Most people will have a number of careers over the course of their working life. I don't know of anyone who started out on day 1 of their working life and stayed doing that same job in the same company until they retired. It's unheard of because it doesn't happen. No-one in their right mind would want to do the same job every day until they retired - they would die of boredom. 

The problems I see are this:

  1. There is so much choice - the range of jobs and careers is amazing. I'm sure there wasn't that many careers open to me when I was about to finish study and move into the workforce. Or maybe there was and we just didn't hear about them. You have to bear in mind - I started out BC - before computers and before online job boards and the Internet...scary how fast this has encroached into our lives. However, there is a second problem and that is:
  2. Most of us don't know what we want to do, we don't have any burning desire to work in a particular field or profession so we drift. We may "think" we want to work in a particular field - we study, we qualify, we land that all important first job in the profession and we hate it, it is nothing like we expected it to be. A friend's son did that - and quickly started re-training. As it turns out - he combined his two degrees and now works (structural engineer and IT) as an architect. It was a pain he thought he had finished being the "poor" student, he'd had some first real money and wanted to move out of his parents place into his own - the drastic career change and additional study meant he had to postpone those plans for several years.

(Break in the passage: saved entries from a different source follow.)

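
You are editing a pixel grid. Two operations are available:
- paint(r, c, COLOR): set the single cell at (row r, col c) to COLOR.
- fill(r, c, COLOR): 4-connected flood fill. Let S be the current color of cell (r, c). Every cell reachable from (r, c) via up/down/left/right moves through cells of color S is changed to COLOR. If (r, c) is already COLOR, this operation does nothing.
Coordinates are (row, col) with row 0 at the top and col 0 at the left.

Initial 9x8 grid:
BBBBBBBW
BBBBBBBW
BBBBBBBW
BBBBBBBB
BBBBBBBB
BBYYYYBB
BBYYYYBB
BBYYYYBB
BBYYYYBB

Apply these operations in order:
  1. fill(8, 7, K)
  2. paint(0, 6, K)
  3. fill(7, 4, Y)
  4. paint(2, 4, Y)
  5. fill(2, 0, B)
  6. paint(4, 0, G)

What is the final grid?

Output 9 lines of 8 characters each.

Answer: BBBBBBBW
BBBBBBBW
BBBBYBBW
BBBBBBBB
GBBBBBBB
BBYYYYBB
BBYYYYBB
BBYYYYBB
BBYYYYBB

Derivation:
After op 1 fill(8,7,K) [53 cells changed]:
KKKKKKKW
KKKKKKKW
KKKKKKKW
KKKKKKKK
KKKKKKKK
KKYYYYKK
KKYYYYKK
KKYYYYKK
KKYYYYKK
After op 2 paint(0,6,K):
KKKKKKKW
KKKKKKKW
KKKKKKKW
KKKKKKKK
KKKKKKKK
KKYYYYKK
KKYYYYKK
KKYYYYKK
KKYYYYKK
After op 3 fill(7,4,Y) [0 cells changed]:
KKKKKKKW
KKKKKKKW
KKKKKKKW
KKKKKKKK
KKKKKKKK
KKYYYYKK
KKYYYYKK
KKYYYYKK
KKYYYYKK
After op 4 paint(2,4,Y):
KKKKKKKW
KKKKKKKW
KKKKYKKW
KKKKKKKK
KKKKKKKK
KKYYYYKK
KKYYYYKK
KKYYYYKK
KKYYYYKK
After op 5 fill(2,0,B) [52 cells changed]:
BBBBBBBW
BBBBBBBW
BBBBYBBW
BBBBBBBB
BBBBBBBB
BBYYYYBB
BBYYYYBB
BBYYYYBB
BBYYYYBB
After op 6 paint(4,0,G):
BBBBBBBW
BBBBBBBW
BBBBYBBW
BBBBBBBB
GBBBBBBB
BBYYYYBB
BBYYYYBB
BBYYYYBB
BBYYYYBB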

But what if you don't have a safety net of being able to live at home, don't have massive bills to pay and can re-train? Does that mean you can't? Does it mean you are forever stuck doing a job you hate? 

Of course not, but it's just going to take a little while longer - distance courses, evening classes - it is possible if you want to do it. My son is currently doing that. He has bills he needs to pay so he needs to work somewhere. But after he finished his initial training there were no jobs going in the industry he had trained for – the market for his skills just wasn’t there. So he decided at the age of 22 to go back to Uni. He’s now adding to his base skills within a related field – and he’s landed some work experience with a building company as well.

Look at it this way - If you are not sure about where you want to work - one of the questions to ask yourself is this - do you want to do "that" for 8 hours a day, 5 days a week? 

Get some kind of work experience in the profession you think you want to be part of. "See" what it's like to work in an office environment, or experience the life of a labourer, believe me it comes as a handy research exercise. And in the mean time start looking at the online job boards, download some job application packages and find out what experience and qualifications they want in an ideal candidate. Can you answer their selection criteria based on what skills, knowledge and qualifications you have now?  

Remember this one final thing. If you don’t like what you are doing, you are unlikely to do it as well as someone who does enjoy what they do. So make the effort to find something you are passionate about. Change your direction before someone makes you. It’s much easier to leave on your terms.